There is a simple way to generate abundance wealth in long term. Having said that it is a simple way, it is not easy. Most people would have started this well but on the due course, they would have left this continuation and failed in achieving that great success. The reason can be many like laziness, not serious about or lack of patience. Only when these kind of bad habits are taken out, there can be clear evidence of abundance wealth. It is a long journey of around 20 to 30 years. There can be many distractions or uncomfortness in following this simple process in this long life span. This can be achieved through self-discipline and determination with patience.
The point to achieve this is investing 10% of what we spend everyday or every month. Let's say we go to a movie and spend Rs.1,000. In this case, we need to definitely invest Rs.100 in any form of good returns giving instrument. This can be in gold, mutual fund, bond purchase, real estate or what so ever. It is individuals ability to identify the better returns giving instrument and invest on those. In other words, when a person follow the budget tracker or spending tracker, at the end of the month take the total expense made. Straight away calculate the 10% on that expense and invest for next month.

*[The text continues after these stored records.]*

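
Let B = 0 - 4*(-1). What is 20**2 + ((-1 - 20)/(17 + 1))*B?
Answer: 1186/3 ≈ 395.33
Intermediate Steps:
B = 4 (B = 0 + 4 = 4)
20**2 + ((-1 - 20)/(17 + 1))*B = 20**2 + ((-1 - 20)/(17 + 1))*4 = 400 - 21/18*4 = 400 - 21*1/18*4 = 400 - 7/6*4 = 400 - 14/3 = 1186/3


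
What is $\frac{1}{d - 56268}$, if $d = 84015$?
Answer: $\frac{1}{27747} \approx 3.604 \cdot 10^{-5}$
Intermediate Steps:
$\frac{1}{d - 56268} = \frac{1}{84015 - 56268} = \frac{1}{27747}$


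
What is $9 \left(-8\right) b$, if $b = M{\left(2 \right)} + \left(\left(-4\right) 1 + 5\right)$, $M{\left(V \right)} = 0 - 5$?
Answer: $288$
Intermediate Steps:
$M{\left(V \right)} = -5$ ($M{\left(V \right)} = 0 - 5 = -5$)
$b = -4$ ($b = -5 + \left(\left(-4\right) 1 + 5\right) = -5 + \left(-4 + 5\right) = -5 + 1 = -4$)
$9 \left(-8\right) b = 9 \left(-8\right) \left(-4\right) = \left(-72\right) \left(-4\right) = 288$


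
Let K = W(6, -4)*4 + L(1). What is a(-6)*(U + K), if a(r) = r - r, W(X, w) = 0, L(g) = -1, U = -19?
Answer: 0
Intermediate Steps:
a(r) = 0
K = -1 (K = 0*4 - 1 = 0 - 1 = -1)
a(-6)*(U + K) = 0*(-19 - 1) = 0*(-20) = 0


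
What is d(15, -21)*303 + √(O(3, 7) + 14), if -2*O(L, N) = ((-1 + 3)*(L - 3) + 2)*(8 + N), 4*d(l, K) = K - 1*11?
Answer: -2424 + I ≈ -2424.0 + 1.0*I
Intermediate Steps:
d(l, K) = -11/4 + K/4 (d(l, K) = (K - 1*11)/4 = (K - 11)/4 = (-11 + K)/4 = -11/4 + K/4)
O(L, N) = -(-4 + 2*L)*(8 + N)/2 (O(L, N) = -((-1 + 3)*(L - 3) + 2)*(8 + N)/2 = -(2*(-3 + L) + 2)*(8 + N)/2 = -((-6 + 2*L) + 2)*(8 + N)/2 = -(-4 + 2*L)*(8 + N)/2)
d(15, -21)*303 + √(O(3, 7) + 14) = (-11/4 + (¼)*(-21))*303 + √((16 - 8*3 + 2*7 - 1*3*7) + 14) = (-11/4 - 21/4)*303 + √((16 - 24 + 14 - 21) + 14) = -8*303 + √(-15 + 14) = -2424 + √(-1) = -2424 + I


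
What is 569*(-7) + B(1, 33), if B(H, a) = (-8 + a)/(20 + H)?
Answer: -83618/21 ≈ -3981.8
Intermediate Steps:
B(H, a) = (-8 + a)/(20 + H)
569*(-7) + B(1, 33) = 569*(-7) + (-8 + 33)/(20 + 1) = -3983 + 25/21 = -83618/21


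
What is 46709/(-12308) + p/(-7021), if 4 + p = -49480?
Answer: 16535599/5083204 ≈ 3.2530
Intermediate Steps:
p = -49484 (p = -4 - 49480 = -49484)
46709/(-12308) + p/(-7021) = 46709/(-12308) - 49484/(-7021) = 46709*(-1/12308) - 49484*(-1/7021) = -46709/12308 + 49484/7021 = 16535599/5083204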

So, 10% of last month's expense is this month's investment.
This can be broken into 2 categories:
- Let's say i spend Rs.30,000 this month then my investment for next month is Rs.3,000. Does this sound so complicated ?. This total expenditure should include or a total of entertainment expenses, travel expenses / holiday, medical expenses, food expenses and everything which goes out of your pocket as a monthly expense we do. There is another side of this coin, if you could think over. When you have the commitment of investing 10% of your expenses, there is a possibility you would even try to reduce your unwanted expenses. This is even better and good for wealth generation
- When we have EMI or any credit card bills to pay for the month, the above rule should be altered. One should invest 15% on the EMI and credit card bills every month. Let's say a person pays Rs.25,000 on EMI and Rs.10,000 on Credit card. The total amount of Rs. 35,000 should be considered for this 15% investment. So, this investment will come to Rs. 5,250. This is infact to reduce the EMI and Credit card usage in long term, which is considered as the barriers for wealth generation. One who understands this earlier in life will achieve the abundance wealth earlier as possible
Considering the above 2 situation, If we spend Rs.30,000 on monthly expenses and Rs.35,000 on EMI and Credit cards. we should be ready to invest Rs.8,250 every month. In due course this will become a habit and we will eventually try to reduce the expenses as much as possible and will try to avoid EMIs and credit cards. People might think, this will also reduce the investing amount every month. When a person builds the habit of investing every month, it will eventually make him / her to invest more month on month basis instead of reducing it. This is the power of consistent investing. The whole point on this exercise is to reduce the expenses and increase the investing behavior.
Can you imagine how much a person would be investing in a year by spending on above. This would be Rs.8,250 * 12 = Rs.99,000. Now, you can calculate the compounded returns of this amount over the period of next 20 to 30 years for your retirement. It is never late. Start low and slow. Compounding is the 8th wonder of this world and compounding with consistent investment is the 9th wonder of this world. But make sure you follow the consistency with patience to enjoy abundance wealth.
I believe this blog will give a better understanding on how to invest consistently every month on your expenses to gain abundance wealth in long term.